It looks like you're right Stefan. I was just put off by glancing at the code box, and especially by seeing a spaghetti of letters and symbols without spacing.


Now I have a question myself. Can anyone solve problem 51 quickly? I have a time-consuming method drawn out in my head that's bound to take a long time to run. Is there a clever 1 second solution?


----------



## y3k9 (Apr 16, 2011)

I have a euler account, however I haven't been on it in a while nor have I been on here in while. =3

I only know python, java, and a bit of c++.






As you'll see in my widget ^^, I've solved 23 problems. I now I'm a bit nooby but it's still good considering im in sixth grade. =P

P.S. PHP bbcode? When and why was that put in there?


----------



## Stefan (Apr 16, 2011)

Rinfiyks said:


> it looks like quite an ugly and confusing programming language



Don't judge the whole language based on a single program written in it 

The "$" prefix just means it's a variable (see sigil). And yeah, his p-function is just pretty much the standard way to find divisors of a number, adapted to add them.



Rinfiyks said:


> Can anyone solve problem 51 quickly? [...] Is there a clever 1 second solution?



I just solved it, takes 0.094 seconds (Java, straightforward implementation).

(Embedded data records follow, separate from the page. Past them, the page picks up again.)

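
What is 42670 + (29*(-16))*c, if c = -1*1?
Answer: 43134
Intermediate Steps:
c = -1
42670 + (29*(-16))*c = 42670 + (29*(-16))*(-1) = 42670 - 464*(-1) = 42670 + 464 = 43134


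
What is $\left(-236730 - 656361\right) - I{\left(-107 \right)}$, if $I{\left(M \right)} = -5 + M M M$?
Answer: $331957$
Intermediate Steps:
$I{\left(M \right)} = -5 + M^{3}$ ($I{\left(M \right)} = -5 + M^{2} M = -5 + M^{3}$)
$\left(-236730 - 656361\right) - I{\left(-107 \right)} = \left(-236730 - 656361\right) - \left(-5 + \left(-107\right)^{3}\right) = -893091 - \left(-5 - 1225043\right) = -893091 - -1225048 = -893091 + 1225048 = 331957$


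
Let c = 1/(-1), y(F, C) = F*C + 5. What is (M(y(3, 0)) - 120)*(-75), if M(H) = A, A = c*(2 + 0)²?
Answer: 9300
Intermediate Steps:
y(F, C) = 5 + C*F (y(F, C) = C*F + 5 = 5 + C*F)
c = -1
A = -4 (A = -(2 + 0)² = -1*2² = -1*4 = -4)
M(H) = -4
(M(y(3, 0)) - 120)*(-75) = (-4 - 120)*(-75) = -124*(-75) = 9300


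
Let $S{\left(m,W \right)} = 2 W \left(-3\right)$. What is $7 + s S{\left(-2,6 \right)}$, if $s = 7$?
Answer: $-245$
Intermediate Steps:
$S{\left(m,W \right)} = - 6 W$
$7 + s S{\left(-2,6 \right)} = 7 + 7 \left(\left(-6\right) 6\right) = 7 + 7 \left(-36\right) = 7 - 252 = -245$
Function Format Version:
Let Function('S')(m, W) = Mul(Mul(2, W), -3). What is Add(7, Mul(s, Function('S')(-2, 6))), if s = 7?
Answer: -245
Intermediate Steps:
Function('S')(m, W) = Mul(-6, W)
Add(7, Mul(s, Function('S')(-2, 6))) = Add(7, Mul(7, Mul(-6, 6))) = Add(7, Mul(7, -36)) = Add(7, -252) = -245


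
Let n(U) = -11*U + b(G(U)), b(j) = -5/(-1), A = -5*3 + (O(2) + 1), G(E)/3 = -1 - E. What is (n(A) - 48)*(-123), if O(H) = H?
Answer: -10947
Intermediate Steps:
G(E) = -3 - 3*E (G(E) = 3*(-1 - E) = -3 - 3*E)
A = -12 (A = -5*3 + (2 + 1) = -15 + 3 = -12)
b(j) = 5 (b(j) = -5*(-1) = 5)
n(U) = 5 - 11*U (n(U) = -11*U + 5 = 5 - 11*U)
(n(A) - 48)*(-123) = ((5 - 11*(-12)) - 48)*(-123) = ((5 + 132) - 48)*(-123) = (137 - 48)*(-123) = 89*(-123) = -10947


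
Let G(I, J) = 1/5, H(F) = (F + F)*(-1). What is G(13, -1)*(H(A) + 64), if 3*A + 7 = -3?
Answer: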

Edit: 6 seconds with a straightforward 14 lines Perl program (more like 10 lines, the last four are just closing brackets). I suspect more clever regex usage is possible, but I didn't get it to work. Can anybody? I want something like
*while ( '11112222' =~ /somethingcleverhere/g ) { print "somethinghere\n" }*
to print all triple-patterns:
****12222
**1*2222
*1**2222
1***2222
1111***2
1111**2*
1111*2**
11112****
(not necessarily in that order)


----------



## Owen (Apr 16, 2011)

I like PHP.


----------